You need to know your height at the shoulders, the length of your arms and legs, and your weight. This will determine what size of BJJ gi you need. You’ll need to work out your BJJ gi size on a brand-by-brand basis. This is because each brand has its own ideas about how, specifically, to tailor its BJJ gis.
The golden rule of sizing BJJ gis is to pick a BJJ gi that fits your body. If that means it’s a bit too short or too long in the arms and/or legs, then so be it. If it really bothers you, you can always have it altered. Shortening sleeves and legs is easy and lengthening them is not too hard.
Your competition plans
If you’re buying a BJJ gi with competitions in mind, then you need to make sure that you stick to the rules for competition gis. These are enforced very strictly both for fairness and for safety. If you just want a BJJ gi for training, then, in principle, you can wear whatever you like. In practice, your training club may have its own rules or at least guidelines.
How often you plan to wear it
All jiu-jitsu gis have to be more durable than most other forms of martial arts clothing (with the possible exception of judo gis. Some BJJ gis, however, need to be more durable than others. Basically, the more you plan to wear your gi, the more you should be prepared to invest in a premium option.
What thickness is right for you
In principle, you want your BJJ gi to be as thick as possible.
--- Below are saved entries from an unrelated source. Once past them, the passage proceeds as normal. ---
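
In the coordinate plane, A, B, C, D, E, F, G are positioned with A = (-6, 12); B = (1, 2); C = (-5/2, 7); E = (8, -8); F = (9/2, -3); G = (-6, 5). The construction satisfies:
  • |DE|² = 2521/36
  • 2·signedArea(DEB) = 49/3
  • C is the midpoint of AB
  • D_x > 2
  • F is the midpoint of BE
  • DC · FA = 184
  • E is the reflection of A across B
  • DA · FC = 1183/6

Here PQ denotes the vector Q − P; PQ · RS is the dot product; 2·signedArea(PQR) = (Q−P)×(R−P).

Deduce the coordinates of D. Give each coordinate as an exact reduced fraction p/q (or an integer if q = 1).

1. D_x = 13/6  [DA · FC = 1183/6 ∩ 2·signedArea(DEB) = 49/3]
2. D_y = -2  [DA · FC = 1183/6 ∩ 2·signedArea(DEB) = 49/3]
   → D = (13/6, -2)

D = (13/6, -2)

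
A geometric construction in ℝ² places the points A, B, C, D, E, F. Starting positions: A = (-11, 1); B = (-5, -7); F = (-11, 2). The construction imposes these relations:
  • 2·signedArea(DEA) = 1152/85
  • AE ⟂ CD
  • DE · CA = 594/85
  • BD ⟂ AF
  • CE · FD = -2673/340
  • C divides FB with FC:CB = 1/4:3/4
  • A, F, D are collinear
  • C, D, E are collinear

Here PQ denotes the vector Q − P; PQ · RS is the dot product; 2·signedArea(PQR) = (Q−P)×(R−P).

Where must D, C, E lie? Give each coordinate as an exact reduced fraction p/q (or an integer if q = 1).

1. D_x = -11  [A, F, D are collinear ∩ BD ⟂ AF]
2. D_y = -7  [A, F, D are collinear ∩ BD ⟂ AF]
   → D = (-11, -7)
3. C_x = -19/2  [C divides FB with FC:CB = 1/4:3/4]
4. C_y = -1/4  [C divides FB with FC:CB = 1/4:3/4]
   → C = (-19/2, -1/4)
5. E_x = -791/85  [C, D, E are collinear ∩ AE ⟂ CD]
6. E_y = 53/85  [C, D, E are collinear ∩ AE ⟂ CD]
   → E = (-791/85, 53/85)

C = (-19/2, -1/4)
D = (-11, -7)
E = (-791/85, 53/85)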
The official reason for this is that it makes it harder for your opponent to get a grip on you. The unofficial reason for this is that it reduces the likelihood that your BJJ gi is going to tear.
Thick BGG gis do, however, have a couple of downsides. Firstly, they’re heavier to wear. This may not seem like a big issue when you’re walking around in them. It can, however, make a real difference in a proper match. In fact, if you’re at the upper limit of your weight class, you may want to go for a lighter BGG gi to make sure that you stay on the right side of it.
Secondly, thick BJJ gis are hotter to wear than their thinner counterparts. What difference, if any, this makes in practice will generally depend on where you train. In an air-conditioned gym, you may be fine. Outdoors in summer, perhaps not so much.
What kind of collar you want
If you’re a traditionalist, you’ll want a BJJ gi with a cotton-filled collar. Increasingly, however, BJJ participants are switching to rubber-filled collars. These are lighter, stiffer, and easier to dry.
What weave you want
These days, just about every mainstream BJJ gi is pearl-weave. For the most part, modern BJJ participants just want a BJJ gi that fits them as soon as they put it on. If, however, you really want to shrink your BJJ gi yourself, then you need single-weave or gold-weave.